Summary The article basically discusses issues regarding second language teacher education, specifically the influences that led to how teacher education is understood now and how this insight affects our notion of second language teacher education. The essay also touches on the misconceptions between teacher training and teacher development and further explains how mastery of the teaching process should go hand in hand with knowledge of language teaching to make the educator become more effective in imparting instruction.
Teacher development is used when an educator studies to teach a second language. Teacher training, on the other hand, is used when it is a non-educator. As a whole, however, individuals who study to teach another language are called teacher-learners. What second language teacher education should be has evolved from content, to the person of the teacher and finally to the process of learning or teacher education. Several researches have been made to connect the two concepts under teacher education - teacher training and teacher learning.
Previously, second language teacher education was focused on the content – second language – and not how this should be taught. Although there are many reasons for the gap between teacher education and teacher learning, it was generally acknowledged that teacher education was based on principles on teaching imparted to the teacher in the classroom which are then practiced by the educator in his own class. Background research has shown that this idea of transmitting principles eventually evolved into the teachers’ developing their own knowledge through their experience as a teacher.

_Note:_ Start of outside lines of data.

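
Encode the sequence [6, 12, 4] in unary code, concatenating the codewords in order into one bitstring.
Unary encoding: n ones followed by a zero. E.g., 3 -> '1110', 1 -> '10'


Encode each number as n ones followed by a terminating 0:
  6 -> 1111110 (7 bits)
  12 -> 1111111111110 (13 bits)
  4 -> 11110 (5 bits)
Total length = 7 + 13 + 5 = 25 bits.

Unary([6, 12, 4]) = 1111110111111111111011110 (25 bits)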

This change was due to the fact that adoption of the transmission idea failed to recognize the learning teachers would get from their classes. According to the reading, there are four influences that have an effect on the understanding of second language teacher education. These are input, prior knowledge, institutional context and time. Input is recognized as something made, how it is given to the student and the outcome it produces. In second language teacher education, strategies for input come from teacher training and teacher development, which are the combination of content and process.

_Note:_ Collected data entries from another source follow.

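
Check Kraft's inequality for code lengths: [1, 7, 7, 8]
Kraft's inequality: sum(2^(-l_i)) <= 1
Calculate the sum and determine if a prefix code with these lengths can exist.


Sum = 2^(-1) + 2^(-7) + 2^(-7) + 2^(-8)
    = 0.5 + 0.0078125 + 0.0078125 + 0.00390625
    = 133/256 = 0.51953125
Since 0.51953125 <= 1, Kraft's inequality IS satisfied.
A prefix code with these lengths CAN exist.

Kraft sum = 0.51953125. Satisfied.


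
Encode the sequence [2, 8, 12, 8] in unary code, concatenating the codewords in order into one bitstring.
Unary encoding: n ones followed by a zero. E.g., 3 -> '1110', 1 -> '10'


Encode each number as n ones followed by a terminating 0:
  2 -> 110 (3 bits)
  8 -> 111111110 (9 bits)
  12 -> 1111111111110 (13 bits)
  8 -> 111111110 (9 bits)
Total length = 3 + 9 + 13 + 9 = 34 bits.

Unary([2, 8, 12, 8]) = 1101111111101111111111110111111110 (34 bits)


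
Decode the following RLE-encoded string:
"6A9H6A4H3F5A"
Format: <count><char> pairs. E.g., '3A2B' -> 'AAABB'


Expanding each <count><char> pair:
  6A -> 'AAAAAA'
  9H -> 'HHHHHHHHH'
  6A -> 'AAAAAA'
  4H -> 'HHHH'
  3F -> 'FFF'
  5A -> 'AAAAA'

Decoded = AAAAAAHHHHHHHHHAAAAAAHHHHFFFAAAAA


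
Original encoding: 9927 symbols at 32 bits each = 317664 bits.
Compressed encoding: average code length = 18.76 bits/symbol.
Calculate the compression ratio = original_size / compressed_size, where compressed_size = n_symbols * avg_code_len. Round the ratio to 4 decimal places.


original_size = n_symbols * orig_bits = 9927 * 32 = 317664 bits
compressed_size = n_symbols * avg_code_len = 9927 * 18.76 = 186230.52 bits
ratio = original_size / compressed_size = 317664 / 186230.52 = 1.7058

Compression ratio = 1.7058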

Where teacher training encompasses all the various processes learned by the teacher like academic programs, teacher development deals with the educator’s experiences and knowledge and how they can apply this to their teaching methods.Since in second language teacher education the teachers may be individuals who want to be a second language educator, prior knowledge also refers to the beginning teacher’s familiarity of the happenings inside the classroom even before teacher education. The task that follows is how to train these individuals to use their existing knowledge once they are in the classroom as second language teachers.
While beginning teachers see schools as a place to practice and eventually find employment, experienced teachers use these structures as a place to impart the knowledge they themselves learned while studying to be a teacher. Although the knowledge transmission process has its downsides, there exist some reforms which were made in the hopes of improving teacher development. Thus, the role of schools cannot be neglected in teacher education. Lastly, the influence of time has something to do with the length of a teacher’s career.

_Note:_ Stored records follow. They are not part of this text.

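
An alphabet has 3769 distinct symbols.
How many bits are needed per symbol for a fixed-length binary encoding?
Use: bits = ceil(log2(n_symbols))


log2(3769) = 11.88
Bracket: 2^11 = 2048 < 3769 <= 2^12 = 4096
So ceil(log2(3769)) = 12

bits = ceil(log2(3769)) = ceil(11.88) = 12 bits


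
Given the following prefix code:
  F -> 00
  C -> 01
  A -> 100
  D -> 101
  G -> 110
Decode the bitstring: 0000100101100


Decoding step by step:
Bits 00 -> F
Bits 00 -> F
Bits 100 -> A
Bits 101 -> D
Bits 100 -> A


Decoded message: FFADA


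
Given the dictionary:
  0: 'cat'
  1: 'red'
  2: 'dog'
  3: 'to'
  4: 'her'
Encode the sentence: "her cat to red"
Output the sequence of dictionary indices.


Look up each word in the dictionary:
  'her' -> 4
  'cat' -> 0
  'to' -> 3
  'red' -> 1

Encoded: [4, 0, 3, 1]


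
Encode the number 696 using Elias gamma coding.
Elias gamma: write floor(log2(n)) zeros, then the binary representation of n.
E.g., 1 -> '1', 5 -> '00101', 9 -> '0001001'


num_bits = floor(log2(696)) + 1 = 10
leading_zeros = num_bits - 1 = 9
binary(696) = 1010111000

Elias gamma(696) = '000000000' + '1010111000' = 0000000001010111000 (19 bits)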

The focus in their roles as teachers would be different between beginning teachers and those who have been teaching for five or ten years. Programs in second language teacher education should then be adapted to these concerns so as to directly address the differences. The view regarding teacher education has changed the understanding of second language teacher education. The important thing is to know how language teaching is learned and how to teach it best. Reference:Second language teacher education. (2001). In The Cambridge Guide to Teaching English to Speakers of Other Languages.